As we increasingly move into cities, bringing agriculture with us, the city is becoming an integrated landscape for both people and agriculture. City region food systems are coming into existence, reconnecting the city to its food sources and improving the building blocks of the food chain. With current (technological) developments, these systems will come to make up the foundation of the smart city of the future.
New technologies and methods have the potential to close the urban-rural gap and support city region food systems, from production to logistics, to delivery and consumption, and methods to close the loops and make the system circular.

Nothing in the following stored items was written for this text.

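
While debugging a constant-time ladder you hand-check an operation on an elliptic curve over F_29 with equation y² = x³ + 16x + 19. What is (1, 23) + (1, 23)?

(14, 0)

tangent at (1, 23): λ = (3·1² + 16)/(2·23) ≡ 19/17. 17⁻¹ ≡ 12 (mod 29) since 17·12 = 204 ≡ 1, so λ ≡ 19·12 ≡ 25.
  x = λ² - 1 - 1 = 625 - 2 ≡ 14; y = λ·(1 - 14) - 23 ≡ 0. → (14, 0)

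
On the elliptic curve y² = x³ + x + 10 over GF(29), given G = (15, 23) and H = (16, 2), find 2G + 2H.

(26, 3)

First 2G:
Repeated addition: build up to 2G.
2G: tangent at (15, 23): λ = (3·15² + 1)/(2·23) ≡ 9/17. 17⁻¹ ≡ 12 (mod 29) since 17·12 = 204 ≡ 1, so λ ≡ 9·12 ≡ 21.
  x = λ² - 15 - 15 = 441 - 30 ≡ 5; y = λ·(15 - 5) - 23 ≡ 13. → (5, 13)
2G = (5, 13).
Next 2H:
Repeated addition: build up to 2H.
2H: tangent at (16, 2): λ = (3·16² + 1)/(2·2) ≡ 15/4. 4⁻¹ ≡ 22 (mod 29), so λ ≡ 15·22 ≡ 11.
  x = λ² - 16 - 16 = 121 - 32 ≡ 2; y = λ·(16 - 2) - 2 ≡ 7. → (2, 7)
2H = (2, 7).
Finally 2G + 2H:
(5, 13) + (2, 7). λ = (7 - 13)/(2 - 5) ≡ 23/26 mod 29. 26⁻¹ ≡ 19 (mod 29), so λ ≡ 2.
  x = λ² - 5 - 2 = 4 - 7 ≡ 26; y = λ·(5 - 26) - 13 ≡ 3. → (26, 3)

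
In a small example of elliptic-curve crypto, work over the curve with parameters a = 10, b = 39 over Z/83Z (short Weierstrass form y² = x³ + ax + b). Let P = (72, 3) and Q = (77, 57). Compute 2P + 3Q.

First 2P:
Repeated addition: build up to 2P.
2P: tangent at (72, 3): λ = (3·72² + 10)/(2·3) ≡ 41/6. 6⁻¹ ≡ 14 (mod 83), so λ ≡ 41·14 ≡ 76.
  x = λ² - 72 - 72 = 5776 - 144 ≡ 71; y = λ·(72 - 71) - 3 ≡ 73. → (71, 73)
2P = (71, 73).
Next 3Q:
Repeated addition: build up to 3Q.
2Q: tangent at (77, 57): λ = (3·77² + 10)/(2·57) ≡ 35/31. 31⁻¹ ≡ 75 (mod 83), so λ ≡ 35·75 ≡ 52.
  x = λ² - 77 - 77 = 2704 - 154 ≡ 60; y = λ·(77 - 60) - 57 ≡ 80. → (60, 80)
3Q: (60, 80) + (77, 57). λ = (57 - 80)/(77 - 60) ≡ 60/17 mod 83. 17⁻¹ ≡ 44 (mod 83) since 17·44 = 748 ≡ 1, so λ ≡ 67.
  x = λ² - 60 - 77 = 4489 - 137 ≡ 36; y = λ·(60 - 36) - 80 ≡ 34. → (36, 34)
3Q = (36, 34).
Finally 2P + 3Q:
(71, 73) + (36, 34). λ = (34 - 73)/(36 - 71) ≡ 44/48 mod 83. 48⁻¹ ≡ 64 (mod 83) since 48·64 = 3072 ≡ 1, so λ ≡ 77.
  x = λ² - 71 - 36 = 5929 - 107 ≡ 12; y = λ·(71 - 12) - 73 ≡ 71. → (12, 71)

(12, 71)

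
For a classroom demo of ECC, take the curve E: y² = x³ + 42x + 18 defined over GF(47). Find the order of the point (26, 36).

9

2P: tangent at (26, 36): λ = (3·26² + 42)/(2·36) ≡ 2/25. 25⁻¹ ≡ 32 (mod 47), so λ ≡ 2·32 ≡ 17.
  x = λ² - 26 - 26 = 289 - 52 ≡ 2; y = λ·(26 - 2) - 36 ≡ 43. → (2, 43)
3P: (2, 43) + (26, 36). λ = (36 - 43)/(26 - 2) ≡ 40/24 mod 47. 24⁻¹ ≡ 2 (mod 47), so λ ≡ 33.
  x = λ² - 2 - 26 = 1089 - 28 ≡ 27; y = λ·(2 - 27) - 43 ≡ 25. → (27, 25)
4P: (27, 25) + (26, 36). λ = (36 - 25)/(26 - 27) ≡ 11/46 mod 47. 46⁻¹ ≡ 46 (mod 47), so λ ≡ 36.
  x = λ² - 27 - 26 = 1296 - 53 ≡ 21; y = λ·(27 - 21) - 25 ≡ 3. → (21, 3)
5P: (21, 3) + (26, 36). λ = (36 - 3)/(26 - 21) ≡ 33/5 mod 47. 5⁻¹ ≡ 19 (mod 47), so λ ≡ 16.
  x = λ² - 21 - 26 = 256 - 47 ≡ 21; y = λ·(21 - 21) - 3 ≡ 44. → (21, 44)
6P: (21, 44) + (26, 36). λ = (36 - 44)/(26 - 21) ≡ 39/5 mod 47. 5⁻¹ ≡ 19 (mod 47), so λ ≡ 36.
  x = λ² - 21 - 26 = 1296 - 47 ≡ 27; y = λ·(21 - 27) - 44 ≡ 22. → (27, 22)
7P: (27, 22) + (26, 36). λ = (36 - 22)/(26 - 27) ≡ 14/46 mod 47. 46⁻¹ ≡ 46 (mod 47), so λ ≡ 33.
  x = λ² - 27 - 26 = 1089 - 53 ≡ 2; y = λ·(27 - 2) - 22 ≡ 4. → (2, 4)
8P: (2, 4) + (26, 36). λ = (36 - 4)/(26 - 2) ≡ 32/24 mod 47. 24⁻¹ ≡ 2 (mod 47) since 24·2 = 48 ≡ 1, so λ ≡ 17.
  x = λ² - 2 - 26 = 289 - 28 ≡ 26; y = λ·(2 - 26) - 4 ≡ 11. → (26, 11)
9P: (26, 11) + (26, 36): same x and y₁ ≡ -y₂, so the sum is the point at infinity.
9P = the point at infinity, so the order is 9.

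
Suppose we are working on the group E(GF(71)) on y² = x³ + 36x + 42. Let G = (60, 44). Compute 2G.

(40, 37)

tangent at (60, 44): λ = (3·60² + 36)/(2·44) ≡ 44/17. 17⁻¹ ≡ 46 (mod 71), so λ ≡ 44·46 ≡ 36.
  x = λ² - 60 - 60 = 1296 - 120 ≡ 40; y = λ·(60 - 40) - 44 ≡ 37. → (40, 37)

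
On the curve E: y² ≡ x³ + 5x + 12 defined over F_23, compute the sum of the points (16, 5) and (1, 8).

(16, 5) + (1, 8). λ = (8 - 5)/(1 - 16) ≡ 3/8 mod 23. 8⁻¹ ≡ 3 (mod 23), so λ ≡ 9.
  x = λ² - 16 - 1 = 81 - 17 ≡ 18; y = λ·(16 - 18) - 5 ≡ 0. → (18, 0)

(18, 0)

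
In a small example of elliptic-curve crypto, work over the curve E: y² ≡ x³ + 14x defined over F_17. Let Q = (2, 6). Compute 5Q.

Repeated addition: build up to 5Q.
2Q: tangent at (2, 6): λ = (3·2² + 14)/(2·6) ≡ 9/12. 12⁻¹ ≡ 10 (mod 17) since 12·10 = 120 ≡ 1, so λ ≡ 9·10 ≡ 5.
  x = λ² - 2 - 2 = 25 - 4 ≡ 4; y = λ·(2 - 4) - 6 ≡ 1. → (4, 1)
3Q: (4, 1) + (2, 6). λ = (6 - 1)/(2 - 4) ≡ 5/15 mod 17. 15⁻¹ ≡ 8 (mod 17), so λ ≡ 6.
  x = λ² - 4 - 2 = 36 - 6 ≡ 13; y = λ·(4 - 13) - 1 ≡ 13. → (13, 13)
4Q: (13, 13) + (2, 6). λ = (6 - 13)/(2 - 13) ≡ 10/6 mod 17. 6⁻¹ ≡ 3 (mod 17) since 6·3 = 18 ≡ 1, so λ ≡ 13.
  x = λ² - 13 - 2 = 169 - 15 ≡ 1; y = λ·(13 - 1) - 13 ≡ 7. → (1, 7)
5Q: (1, 7) + (2, 6). λ = (6 - 7)/(2 - 1) ≡ 16/1 mod 17. 1⁻¹ ≡ 1 (mod 17), so λ ≡ 16.
  x = λ² - 1 - 2 = 256 - 3 ≡ 15; y = λ·(1 - 15) - 7 ≡ 7. → (15, 7)

(15, 7)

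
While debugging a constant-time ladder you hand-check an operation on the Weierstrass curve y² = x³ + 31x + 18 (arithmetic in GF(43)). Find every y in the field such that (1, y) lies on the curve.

x³ + 31x + 18 = 50 ≡ 7 (mod 43).
7 is a non-residue mod 43; no y exists.

none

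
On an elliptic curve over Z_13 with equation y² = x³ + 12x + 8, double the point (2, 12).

(10, 6)

tangent at (2, 12): λ = (3·2² + 12)/(2·12) ≡ 11/11. 11⁻¹ ≡ 6 (mod 13) since 11·6 = 66 ≡ 1, so λ ≡ 11·6 ≡ 1.
  x = λ² - 2 - 2 = 1 - 4 ≡ 10; y = λ·(2 - 10) - 12 ≡ 6. → (10, 6)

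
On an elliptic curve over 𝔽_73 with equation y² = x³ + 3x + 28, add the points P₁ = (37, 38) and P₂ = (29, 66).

(1, 55)

(37, 38) + (29, 66). λ = (66 - 38)/(29 - 37) ≡ 28/65 mod 73. 65⁻¹ ≡ 9 (mod 73) since 65·9 = 585 ≡ 1, so λ ≡ 33.
  x = λ² - 37 - 29 = 1089 - 66 ≡ 1; y = λ·(37 - 1) - 38 ≡ 55. → (1, 55)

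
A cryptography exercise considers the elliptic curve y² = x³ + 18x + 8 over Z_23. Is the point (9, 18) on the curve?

y² = 18² ≡ 2; x³ + 18x + 8 = 899 ≡ 2 (mod 23). 2 = 2.

yes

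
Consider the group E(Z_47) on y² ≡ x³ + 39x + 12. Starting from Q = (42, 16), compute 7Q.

Double-and-add on 7 = (111)₂. Start with Q = (42, 16) for the leading 1-bit.
double: tangent at (42, 16): λ = (3·42² + 39)/(2·16) ≡ 20/32. 32⁻¹ ≡ 25 (mod 47) since 32·25 = 800 ≡ 1, so λ ≡ 20·25 ≡ 30.
  x = λ² - 42 - 42 = 900 - 84 ≡ 17; y = λ·(42 - 17) - 16 ≡ 29. → (17, 29)
add Q: (17, 29) + (42, 16). λ = (16 - 29)/(42 - 17) ≡ 34/25 mod 47. 25⁻¹ ≡ 32 (mod 47) since 25·32 = 800 ≡ 1, so λ ≡ 7.
  x = λ² - 17 - 42 = 49 - 59 ≡ 37; y = λ·(17 - 37) - 29 ≡ 19. → (37, 19)
double: tangent at (37, 19): λ = (3·37² + 39)/(2·19) ≡ 10/38. 38⁻¹ ≡ 26 (mod 47) since 38·26 = 988 ≡ 1, so λ ≡ 10·26 ≡ 25.
  x = λ² - 37 - 37 = 625 - 74 ≡ 34; y = λ·(37 - 34) - 19 ≡ 9. → (34, 9)
add Q: (34, 9) + (42, 16). λ = (16 - 9)/(42 - 34) ≡ 7/8 mod 47. 8⁻¹ ≡ 6 (mod 47), so λ ≡ 42.
  x = λ² - 34 - 42 = 1764 - 76 ≡ 43; y = λ·(34 - 43) - 9 ≡ 36. → (43, 36)

(43, 36)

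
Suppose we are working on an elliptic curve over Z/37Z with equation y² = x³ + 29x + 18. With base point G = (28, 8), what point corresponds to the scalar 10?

Double-and-add on 10 = (1010)₂. Start with G = (28, 8) for the leading 1-bit.
double: tangent at (28, 8): λ = (3·28² + 29)/(2·8) ≡ 13/16. 16⁻¹ ≡ 7 (mod 37) since 16·7 = 112 ≡ 1, so λ ≡ 13·7 ≡ 17.
  x = λ² - 28 - 28 = 289 - 56 ≡ 11; y = λ·(28 - 11) - 8 ≡ 22. → (11, 22)
double: tangent at (11, 22): λ = (3·11² + 29)/(2·22) ≡ 22/7. 7⁻¹ ≡ 16 (mod 37), so λ ≡ 22·16 ≡ 19.
  x = λ² - 11 - 11 = 361 - 22 ≡ 6; y = λ·(11 - 6) - 22 ≡ 36. → (6, 36)
add G: (6, 36) + (28, 8). λ = (8 - 36)/(28 - 6) ≡ 9/22 mod 37. 22⁻¹ ≡ 32 (mod 37) since 22·32 = 704 ≡ 1, so λ ≡ 29.
  x = λ² - 6 - 28 = 841 - 34 ≡ 30; y = λ·(6 - 30) - 36 ≡ 8. → (30, 8)
double: tangent at (30, 8): λ = (3·30² + 29)/(2·8) ≡ 28/16. 16⁻¹ ≡ 7 (mod 37) since 16·7 = 112 ≡ 1, so λ ≡ 28·7 ≡ 11.
  x = λ² - 30 - 30 = 121 - 60 ≡ 24; y = λ·(30 - 24) - 8 ≡ 21. → (24, 21)

(24, 21)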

First, growing and producing food is no longer something that happens outside of the city. Urban farming is rapidly growing. As we have written before, the growing of crops within the city could come to produce 10% of the global output of vegetable crops. Furthermore, the benefits of urban agriculture, such as energy savings and climate regulation, could amount to $80-160 billion annually. Urban farming can take place in various urban locations: outside in public spaces, outside on rooftops, and indoors with artificial light (LED), or without light. Potential forms of urban farming are horticulture (vegetables and fruit), poultry farming, pig farming, mushroom growing, hydroponics (vegetables), aquaponics (fish and vegetables), and honeybee keeping. Transforming existing leftover spaces can help to increase levels of urban food production. Not only are cities integrating urban agriculture into policy plans to increase city’s food security, supermarkets are also experimenting with urban farming, such as the Belgian retailer Delhaize. Currently, urban agriculture is capital and energy intensive. However, it has the potential for food savings, since resources are kept within the community and provide local economic wealth and ways to increase energy efficiency by using waste streams that have yet to be exploited.
Second, improvements can be made in logistics. This means that food chains could be shorter and more efficiently designed. Bottlenecks in getting food to the end consumer are often located at the last mile, and online supermarket models (such as Picnic) and smart, sustainable last-mile services (such as FoodLogica) seek to resolve these. In Paris, the multimodal logistics center of Chapelle International (42,000 m²) was created to facilitate the mass delivery of goods to the heart of Paris by train. Clean vehicles are then used to distribute the goods in local neighborhoods. The result is a decrease in environmental impacts such as noise, pollutants, and emissions of greenhouse gases.
The third building block of the food chain that could be organized in a smarter way is that of retail and delivery. Cities can learn from tech companies that are teaming up with supermarkets and restaurants to increase their offer and get a foothold in offline food sales, such as Amazon and Tencent. Local producers and restaurants could organize their own platform and tap into the increasing demand for fresh and local products, short-chain food delivery and transparency about the origin of food products. Online platforms for the sale and delivery of agricultural products are on the rise (a Dutch example is Hallo Boer). Meal delivery is booming, especially among young generations. In terms of investment, food delivery is already second on the list of leading urban-tech sectors for 2016-2018.
Finally, creating circular systems could enable the creation of more loops within a city region food system. Almost all urban areas experience high levels of food waste — and this is increasing. It is estimated that actions to reduce food loss and waste yield high cost-benefit ratios for municipalities, households and private food companies. For every £1 invested by London boroughs to reduce household food waste, £8 were saved. Waste is no more than residual flows that are valuable. Cities such as San Francisco are attempting to turn food waste into compost. Rotterdam is building a high-tech circular floating farm, using waste streams to feed its cows.
By innovating the different building blocks of the food chain, we can connect local supply and demand in the city region, thus increasing the food security of the city by making it more self-sufficient and benefiting the local economy.